RECORD DI POSITIVI. Il governatore ha comunicato che oggi sono 2.280 i nuovi positivi in Campania, su 15.800 tamponi: numero record, mai raggiunto prima. La rilevazione di ieri era di 1.541 casi. La percentuale dei contagi sui tamponi eseguiti sale dal 12.8 al 14.5 per cento. 

«CHIUDERE TUTTO PER 30-40 GIORNI». «Oggi dobbiamo fare l'ultimo tentativo per bloccare l'esplosione del contagio, quindi dobbiamo chiudere tutto per un mese, per 40 giorni, per frenare l'esplosione del contagio.

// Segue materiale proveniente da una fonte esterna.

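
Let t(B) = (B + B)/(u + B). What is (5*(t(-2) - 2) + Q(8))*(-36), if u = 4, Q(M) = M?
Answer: 432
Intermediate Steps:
t(B) = 2*B/(4 + B) (t(B) = (B + B)/(4 + B) = (2*B)/(4 + B) = 2*B/(4 + B))
(5*(t(-2) - 2) + Q(8))*(-36) = (5*(2*(-2)/(4 - 2) - 2) + 8)*(-36) = (5*(2*(-2)/2 - 2) + 8)*(-36) = (5*(2*(-2)*(½) - 2) + 8)*(-36) = (5*(-2 - 2) + 8)*(-36) = (5*(-4) + 8)*(-36) = (-20 + 8)*(-36) = -12*(-36) = 432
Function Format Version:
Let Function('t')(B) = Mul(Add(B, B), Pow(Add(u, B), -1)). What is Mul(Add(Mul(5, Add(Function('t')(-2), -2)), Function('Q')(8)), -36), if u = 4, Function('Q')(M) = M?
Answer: 432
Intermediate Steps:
Function('t')(B) = Mul(2, B, Pow(Add(4, B), -1)) (Function('t')(B) = Mul(Add(B, B), Pow(Add(4, B), -1)) = Mul(Mul(2, B), Pow(Add(4, B), -1)) = Mul(2, B, Pow(Add(4, B), -1)))
Mul(Add(Mul(5, Add(Function('t')(-2), -2)), Function('Q')(8)), -36) = Mul(Add(Mul(5, Add(Mul(2, -2, Pow(Add(4, -2), -1)), -2)), 8), -36) = Mul(Add(Mul(5, Add(Mul(2, -2, Pow(2, -1)), -2)), 8), -36) = Mul(Add(Mul(5, Add(Mul(2, -2, Rational(1, 2)), -2)), 8), -36) = Mul(Add(Mul(5, Add(-2, -2)), 8), -36) = Mul(Add(Mul(5, -4), 8), -36) = Mul(Add(-20, 8), -36) = Mul(-12, -36) = 432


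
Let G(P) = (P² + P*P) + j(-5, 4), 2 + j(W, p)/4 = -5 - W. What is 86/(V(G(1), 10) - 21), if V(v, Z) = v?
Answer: -86/27 ≈ -3.1852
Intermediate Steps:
j(W, p) = -28 - 4*W (j(W, p) = -8 + 4*(-5 - W) = -8 + (-20 - 4*W) = -28 - 4*W)
G(P) = -8 + 2*P² (G(P) = (P² + P*P) + (-28 - 4*(-5)) = (P² + P²) + (-28 + 20) = 2*P² - 8 = -8 + 2*P²)
86/(V(G(1), 10) - 21) = 86/((-8 + 2*1²) - 21) = 86/((-8 + 2*1) - 21) = 86/((-8 + 2) - 21) = 86/(-6 - 21) = 86/(-27) = -1/27*86 = -86/27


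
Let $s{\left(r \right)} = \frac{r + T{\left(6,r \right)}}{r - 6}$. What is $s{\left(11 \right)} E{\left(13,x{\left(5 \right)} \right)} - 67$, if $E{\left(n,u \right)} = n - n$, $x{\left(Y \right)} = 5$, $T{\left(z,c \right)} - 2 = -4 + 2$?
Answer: $-67$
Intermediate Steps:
$T{\left(z,c \right)} = 0$ ($T{\left(z,c \right)} = 2 + \left(-4 + 2\right) = 2 - 2 = 0$)
$s{\left(r \right)} = \frac{r}{-6 + r}$ ($s{\left(r \right)} = \frac{r + 0}{r - 6} = \frac{r}{-6 + r}$)
$E{\left(n,u \right)} = 0$
$s{\left(11 \right)} E{\left(13,x{\left(5 \right)} \right)} - 67 = \frac{11}{-6 + 11} \cdot 0 - 67 = \frac{11}{5} \cdot 0 - 67 = 0 - 67 = -67$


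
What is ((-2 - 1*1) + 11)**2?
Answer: 64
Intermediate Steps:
((-2 - 1*1) + 11)**2 = ((-2 - 1) + 11)**2 = (-3 + 11)**2 = 8**2 = 64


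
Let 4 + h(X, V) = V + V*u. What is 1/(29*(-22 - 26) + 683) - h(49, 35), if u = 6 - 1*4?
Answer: -71610/709 ≈ -101.00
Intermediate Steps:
u = 2 (u = 6 - 4 = 2)
h(X, V) = -4 + 3*V (h(X, V) = -4 + (V + V*2) = -4 + (V + 2*V) = -4 + 3*V)
1/(29*(-22 - 26) + 683) - h(49, 35) = 1/(29*(-22 - 26) + 683) - (-4 + 3*35) = 1/(29*(-48) + 683) - (-4 + 105) = 1/(-1392 + 683) - 1*101 = 1/(-709) - 101 = -1/709 - 101 = -71610/709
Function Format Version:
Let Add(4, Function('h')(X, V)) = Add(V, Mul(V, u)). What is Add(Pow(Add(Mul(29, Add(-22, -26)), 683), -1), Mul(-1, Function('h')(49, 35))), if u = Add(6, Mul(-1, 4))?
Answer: Rational(-71610, 709) ≈ -101.00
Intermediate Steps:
u = 2 (u = Add(6, -4) = 2)
Function('h')(X, V) = Add(-4, Mul(3, V)) (Function('h')(X, V) = Add(-4, Add(V, Mul(V, 2))) = Add(-4, Add(V, Mul(2, V))) = Add(-4, Mul(3, V)))
Add(Pow(Add(Mul(29, Add(-22, -26)), 683), -1), Mul(-1, Function('h')(49, 35))) = Add(Pow(Add(Mul(29, Add(-22, -26)), 683), -1), Mul(-1, Add(-4, Mul(3, 35)))) = Add(Pow(Add(Mul(29, -48), 683), -1), Mul(-1, Add(-4, 105))) = Add(Pow(Add(-1392, 683), -1), Mul(-1, 101)) = Add(Pow(-709, -1), -101) = Add(Rational(-1, 709), -101) = Rational(-71610, 709)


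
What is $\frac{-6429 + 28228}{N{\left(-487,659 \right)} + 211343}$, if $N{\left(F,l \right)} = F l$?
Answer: $- \frac{21799}{109590} \approx -0.19891$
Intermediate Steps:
$\frac{-6429 + 28228}{N{\left(-487,659 \right)} + 211343} = \frac{-6429 + 28228}{\left(-487\right) 659 + 211343} = \frac{21799}{-320933 + 211343} = \frac{21799}{-109590} = 21799 \left(- \frac{1}{109590}\right) = - \frac{21799}{109590}$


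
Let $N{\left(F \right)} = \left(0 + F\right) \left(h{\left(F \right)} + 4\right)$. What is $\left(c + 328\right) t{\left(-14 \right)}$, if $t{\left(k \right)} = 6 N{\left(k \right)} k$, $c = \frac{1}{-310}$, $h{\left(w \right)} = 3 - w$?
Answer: $\frac{1255532292}{155} \approx 8.1002 \cdot 10^{6}$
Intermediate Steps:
$c = - \frac{1}{310} \approx -0.0032258$
$N{\left(F \right)} = F \left(7 - F\right)$ ($N{\left(F \right)} = \left(0 + F\right) \left(\left(3 - F\right) + 4\right) = F \left(7 - F\right)$)
$t{\left(k \right)} = 6 k^{2} \left(7 - k\right)$ ($t{\left(k \right)} = 6 k \left(7 - k\right) k = 6 k^{2} \left(7 - k\right)$)
$\left(c + 328\right) t{\left(-14 \right)} = \left(- \frac{1}{310} + 328\right) 6 \left(-14\right)^{2} \left(7 - -14\right) = \frac{101679 \cdot 6 \cdot 196 \left(7 + 14\right)}{310} = \frac{101679 \cdot 6 \cdot 196 \cdot 21}{310} = \frac{101679}{310} \cdot 24696 = \frac{1255532292}{155}$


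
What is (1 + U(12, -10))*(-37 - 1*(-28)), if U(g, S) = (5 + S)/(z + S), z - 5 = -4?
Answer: -14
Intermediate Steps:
z = 1 (z = 5 - 4 = 1)
U(g, S) = (5 + S)/(1 + S)
(1 + U(12, -10))*(-37 - 1*(-28)) = (1 + (5 - 10)/(1 - 10))*(-37 - 1*(-28)) = (1 - 5/(-9))*(-37 + 28) = (1 - 1/9*(-5))*(-9) = (1 + 5/9)*(-9) = (14/9)*(-9) = -14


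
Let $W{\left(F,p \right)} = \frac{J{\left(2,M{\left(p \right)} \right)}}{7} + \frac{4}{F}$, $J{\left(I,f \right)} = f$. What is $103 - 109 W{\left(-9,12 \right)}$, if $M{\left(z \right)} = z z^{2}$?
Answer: $- \frac{1685627}{63} \approx -26756.0$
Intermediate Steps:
$M{\left(z \right)} = z^{3}$
$W{\left(F,p \right)} = \frac{4}{F} + \frac{p^{3}}{7}$ ($W{\left(F,p \right)} = \frac{p^{3}}{7} + \frac{4}{F} = \frac{4}{F} + \frac{p^{3}}{7}$)
$103 - 109 W{\left(-9,12 \right)} = 103 - 109 \left(\frac{4}{-9} + \frac{12^{3}}{7}\right) = 103 - 109 \left(4 \left(- \frac{1}{9}\right) + \frac{1}{7} \cdot 1728\right) = 103 - 109 \left(- \frac{4}{9} + \frac{1728}{7}\right) = 103 - \frac{1692116}{63} = - \frac{1685627}{63}$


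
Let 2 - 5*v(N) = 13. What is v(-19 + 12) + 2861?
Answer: 14294/5 ≈ 2858.8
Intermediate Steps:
v(N) = -11/5 (v(N) = ⅖ - ⅕*13 = ⅖ - 13/5 = -11/5)
v(-19 + 12) + 2861 = -11/5 + 2861 = 14294/5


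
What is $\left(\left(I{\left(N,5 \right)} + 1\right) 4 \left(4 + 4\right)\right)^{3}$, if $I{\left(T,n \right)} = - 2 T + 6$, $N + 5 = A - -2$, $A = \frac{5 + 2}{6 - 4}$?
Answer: $7077888$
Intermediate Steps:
$A = \frac{7}{2} \approx 3.5$
$N = \frac{1}{2}$ ($N = -5 + \left(\frac{7}{2} - -2\right) = -5 + \left(\frac{7}{2} + 2\right) = -5 + \frac{11}{2} = \frac{1}{2} \approx 0.5$)
$I{\left(T,n \right)} = 6 - 2 T$
$\left(\left(I{\left(N,5 \right)} + 1\right) 4 \left(4 + 4\right)\right)^{3} = \left(\left(\left(6 - 1\right) + 1\right) 4 \left(4 + 4\right)\right)^{3} = \left(\left(\left(6 - 1\right) + 1\right) 4 \cdot 8\right)^{3} = \left(\left(5 + 1\right) 32\right)^{3} = \left(6 \cdot 32\right)^{3} = 192^{3} = 7077888$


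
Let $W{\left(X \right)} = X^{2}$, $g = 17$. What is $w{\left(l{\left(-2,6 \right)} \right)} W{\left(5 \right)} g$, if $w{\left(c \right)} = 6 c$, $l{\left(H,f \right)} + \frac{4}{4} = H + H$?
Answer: $-12750$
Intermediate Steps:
$l{\left(H,f \right)} = -1 + 2 H$ ($l{\left(H,f \right)} = -1 + \left(H + H\right) = -1 + 2 H$)
$w{\left(l{\left(-2,6 \right)} \right)} W{\left(5 \right)} g = 6 \left(-1 + 2 \left(-2\right)\right) 5^{2} \cdot 17 = 6 \left(-1 - 4\right) 25 \cdot 17 = 6 \left(-5\right) 25 \cdot 17 = \left(-30\right) 25 \cdot 17 = \left(-750\right) 17 = -12750$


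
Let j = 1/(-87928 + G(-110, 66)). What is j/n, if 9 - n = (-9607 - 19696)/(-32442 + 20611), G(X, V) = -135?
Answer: -11831/6796350088 ≈ -1.7408e-6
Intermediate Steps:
n = 77176/11831 (n = 9 - (-9607 - 19696)/(-32442 + 20611) = 9 - (-29303)/(-11831) = 9 - (-29303)*(-1)/11831 = 9 - 1*29303/11831 = 9 - 29303/11831 = 77176/11831 ≈ 6.5232)
j = -1/88063 (j = 1/(-87928 - 135) = 1/(-88063) = -1/88063 ≈ -1.1355e-5)
j/n = -1/(88063*77176/11831) = -1/88063*11831/77176 = -11831/6796350088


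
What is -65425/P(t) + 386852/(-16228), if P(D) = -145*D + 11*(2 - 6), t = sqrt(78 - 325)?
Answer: -490755884243/21076565327 - 9486625*I*sqrt(247)/5195111 ≈ -23.284 - 28.699*I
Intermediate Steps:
t = I*sqrt(247) (t = sqrt(-247) = I*sqrt(247) ≈ 15.716*I)
P(D) = -44 - 145*D (P(D) = -145*D + 11*(-4) = -145*D - 44 = -44 - 145*D)
-65425/P(t) + 386852/(-16228) = -65425/(-44 - 145*I*sqrt(247)) + 386852/(-16228) = -65425/(-44 - 145*I*sqrt(247)) + 386852*(-1/16228) = -65425/(-44 - 145*I*sqrt(247)) - 96713/4057 = -96713/4057 - 65425/(-44 - 145*I*sqrt(247))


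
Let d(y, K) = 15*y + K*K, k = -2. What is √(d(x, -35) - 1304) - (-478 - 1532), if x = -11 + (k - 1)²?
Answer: 2010 + I*√109 ≈ 2010.0 + 10.44*I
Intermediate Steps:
x = -2 (x = -11 + (-2 - 1)² = -11 + (-3)² = -11 + 9 = -2)
d(y, K) = K² + 15*y (d(y, K) = 15*y + K² = K² + 15*y)
√(d(x, -35) - 1304) - (-478 - 1532) = √(((-35)² + 15*(-2)) - 1304) - (-478 - 1532) = √((1225 - 30) - 1304) - 1*(-2010) = √(1195 - 1304) + 2010 = √(-109) + 2010 = I*√109 + 2010 = 2010 + I*√109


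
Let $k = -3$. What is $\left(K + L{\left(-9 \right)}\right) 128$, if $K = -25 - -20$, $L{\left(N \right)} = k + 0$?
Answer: $-1024$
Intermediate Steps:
$L{\left(N \right)} = -3$ ($L{\left(N \right)} = -3 + 0 = -3$)
$K = -5$ ($K = -25 + 20 = -5$)
$\left(K + L{\left(-9 \right)}\right) 128 = \left(-5 - 3\right) 128 = \left(-8\right) 128 = -1024$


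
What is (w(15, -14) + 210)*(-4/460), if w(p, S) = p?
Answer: -45/23 ≈ -1.9565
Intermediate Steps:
(w(15, -14) + 210)*(-4/460) = (15 + 210)*(-4/460) = 225*(-4*1/460) = 225*(-1/115) = -45/23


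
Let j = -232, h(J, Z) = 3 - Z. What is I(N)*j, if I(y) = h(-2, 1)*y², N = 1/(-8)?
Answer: -29/4 ≈ -7.2500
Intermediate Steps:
N = -⅛ (N = 1*(-⅛) = -⅛ ≈ -0.12500)
I(y) = 2*y² (I(y) = (3 - 1*1)*y² = (3 - 1)*y² = 2*y²)
I(N)*j = (2*(-⅛)²)*(-232) = (2*(1/64))*(-232) = (1/32)*(-232) = -29/4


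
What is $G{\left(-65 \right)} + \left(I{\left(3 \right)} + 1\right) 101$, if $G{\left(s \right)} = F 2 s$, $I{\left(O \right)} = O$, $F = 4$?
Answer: $-116$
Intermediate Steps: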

Poi si vedrà tra un mese, ma è evidente che senza decisioni drastiche non si può reggere, e dobbiamo farlo oggi perché siamo ancora in condizioni di reggere, domani non sarà più possibile». «Le situazioni che troviamo la sera davanti ai bar, la notte nelle ore della movida, davanti alle scuole agli ingressi e alle uscite - ha aggiunto De Luca - sono quelle che hanno portato a una diffusione enorme del contagio e rispetto alle quali dobbiamo prendere decisioni oggi». 

TERAPIE INTENSIVE INTASATE. La situazione dei posti letto in Campania, secondo il governatore della Campania, Vincenzo De Luca, è «pesante». «La programmazione ci consente ancora di reggere - dice su Facebook - ma con questi numeri non c'è nessun sistema ospedaliero al mondo in grado di reggere l'onda d'urto». «Oggi reggiamo grazie al sacrificio di migliaia di medici e personale sanitario ma nel giro di pochi giorni rischiamo di avere le terapie intensive intasate», ha aggiunto. 

SCUOLE. «Le scuole naturalmente restano chiuse, le ultime cose da chiudere sono gli ospedali. Ho sentito affermazioni stupide e irresponsabili» ha detto De Luca. «È stupido, da irresponsabili dire che le scuole vanno chiuse per ultimo». «Di fronte ad un aumento di contagi come quello che abbiamo registrato tra docenti e alunni, l'unica risposta che la ragione può dare è quella di evitare che il contagio si diffonda. La priorità non sono gli ideologismi ma bloccare i contagi. Le decisioni non si prendono in astratto ma sulla base dei numeri» ha aggiunto De Luca.

«VALUTAZIONE CON L'UNITà DI CRISI». «Con questi dati le scuole non si aprono. Domani si deciderà dopo una valutazione con l'unità di crisi». Tra prima e dopo l'apertura delle scuole, «nella popolazione generale c'è stato un aumento di 3 volte del contagio, nella fascia tra 0 e 18 anni l'aumento è stato di 9 volte». «Siamo passati nella fascia 0-5 anni da 88 positivi prima del 24 settembre a 402 positivi a dopo l'apertura - ha spiegato - nella fascia tra 6 ai 10 anni prima 57 contagi, dopo l'apertura 476 contagi, nella fascia 11-14 anni prima 49 contagi, dopo 479 contagi. Nella fascia 15-18, prima dell'apertura 82 contagi e dopo, 558 contagi. Quale genitore degno di questo nome manderebbe i figli a scuola con queste cifre?».